House Panel Pulls Teeth From Baby Bill Mothers Must Prove ‘Medical Necessity’ For Longer Hospital Stays
A Spokane doctor fears he’ll be pressured to boot new moms from the hospital after state lawmakers Friday yanked from a bill a provision allowing women longer maternity stays.
House Health Care Committee members say the bill’s new version still lets doctors keep women hospitalized as long as “medically necessary.”
But Dr. Donald Barford, who delivers babies at Deaconess and Sacred Heart medical centers, isn’t convinced.
“The reality is there’s pressure on physicians and patients to leave the hospitals early,” said Barford. “They (insurers) pressure the hospitals by saying they’re not going to pay for more than one day.”
The senator who sponsored the bill agrees.
“They took the teeth out of the bill,” said Sen. Kevin Quigley, D-Lake Stevens.
“Without a clear standard, the insurance companies won’t properly reimburse the hospitals so the hospitals will continue to put pressure on the doctors.”
Women stay in Spokane maternity wards an average of 24 hours for vaginal deliveries and 72 hours following Caesarean sections.
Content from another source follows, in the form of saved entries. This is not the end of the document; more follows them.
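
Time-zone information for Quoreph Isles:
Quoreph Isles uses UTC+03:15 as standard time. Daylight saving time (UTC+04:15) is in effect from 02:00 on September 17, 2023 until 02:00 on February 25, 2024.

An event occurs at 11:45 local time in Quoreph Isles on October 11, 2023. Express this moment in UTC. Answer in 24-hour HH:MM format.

October 11, 2023 falls between 17 September 2023 and 25 February 2024, so daylight saving is in effect and Quoreph Isles is at UTC+04:15.
11:45 local − 4h15m = 07:30 UTC.

07:30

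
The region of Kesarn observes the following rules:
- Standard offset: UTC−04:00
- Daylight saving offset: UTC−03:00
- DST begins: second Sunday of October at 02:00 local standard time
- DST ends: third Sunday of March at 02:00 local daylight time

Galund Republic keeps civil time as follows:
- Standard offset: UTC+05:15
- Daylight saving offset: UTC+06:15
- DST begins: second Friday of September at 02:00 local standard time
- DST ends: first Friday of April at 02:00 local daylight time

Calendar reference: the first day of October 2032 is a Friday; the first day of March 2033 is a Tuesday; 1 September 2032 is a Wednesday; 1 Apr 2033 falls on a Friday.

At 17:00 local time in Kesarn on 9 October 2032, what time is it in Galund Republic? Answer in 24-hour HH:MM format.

03:15

1 October 2032 is a Friday, so the first Sunday is October 3 and the second is October 10.
1 March 2033 is a Tuesday, so the first Sunday is March 6 and the third is March 20.
9 October 2032 is outside the daylight-saving period (10 October 2032 – 20 March 2033), so Kesarn is on standard time, UTC−04:00.
17:00 Kesarn + 4h = 21:00 UTC.
1 September 2032 is a Wednesday, so the first Friday is September 3 and the second is September 10.
1 April 2033 is a Friday, so the first Friday is April 1.
At the standard offset (UTC+05:15), 21:00 UTC + 5h15m = 02:15 Galund Republic standard time (rolling into the next day, 10 October 2032).
Daylight saving runs 10 September 2032 – 1 April 2033; the standard-time date in Galund Republic, 10 October 2032, is inside that window, so Galund Republic is at UTC+06:15.
21:00 UTC + 6h15m = 03:15 Galund Republic (rolling into the next day, 10 October 2032).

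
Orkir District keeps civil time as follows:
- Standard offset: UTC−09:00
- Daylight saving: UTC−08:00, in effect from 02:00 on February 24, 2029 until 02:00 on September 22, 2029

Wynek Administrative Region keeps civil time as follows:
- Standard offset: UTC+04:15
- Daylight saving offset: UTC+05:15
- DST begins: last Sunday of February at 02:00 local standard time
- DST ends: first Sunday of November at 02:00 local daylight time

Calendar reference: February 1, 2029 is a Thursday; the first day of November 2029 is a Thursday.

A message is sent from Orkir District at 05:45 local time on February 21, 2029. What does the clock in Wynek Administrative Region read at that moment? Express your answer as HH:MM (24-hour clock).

February 21, 2029 does not fall between 24 February and 22 September, so daylight saving is not in effect and Orkir District is at UTC−09:00.
05:45 Orkir District + 9h = 14:45 UTC.
1 February 2029 is a Thursday, so Sundays fall on 4, 11, 18, 25; the last is February 25.
1 November 2029 is a Thursday, so the first Sunday is November 4.
At the standard offset (UTC+04:15), 14:45 UTC + 4h15m = 19:00 Wynek Administrative Region standard time.
The standard-time date in Wynek Administrative Region, February 21, 2029, is outside the daylight-saving period (25 February – 4 November), so Wynek Administrative Region is on standard time, UTC+04:15.
14:45 UTC + 4h15m = 19:00 Wynek Administrative Region.

19:00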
The Senate first approved a bill that guaranteed women could stay in the hospital - with their doctor’s recommendation - up to two days after vaginal birth and four days after Caesarean section.
The bill was altered Friday when House Health Care Committee Chairman Phil Dyer, R-Issaquah, proposed deleting that section.
The result means cheaper insurance and more flexibility for doctors, Dyer argued.
“The bill would’ve increased costs dramatically,” he said. “It would’ve mandated (longer) stays.”
Women would have taken advantage of the guaranteed longer stays even if they were fit to leave in just a day or less, he said. “It’s human nature. Everybody would turn hospital beds into $1,000-a-night hotel rooms.”
The new version will still give doctors the last word on how long a woman stays in the hospital, Dyer said.
They’ll only have to prove the stay is “medically necessary.”
The bill’s fate will be decided in the next two weeks.
Senate backers of the measure could try to get the bill changed back to its original form in conference committee or they could push to have it adopted as is.
Barford, for one, doesn’t have much faith anything will change for doctors and new mothers.
“Clearly,” he said, “this is a recipe for social disaster.”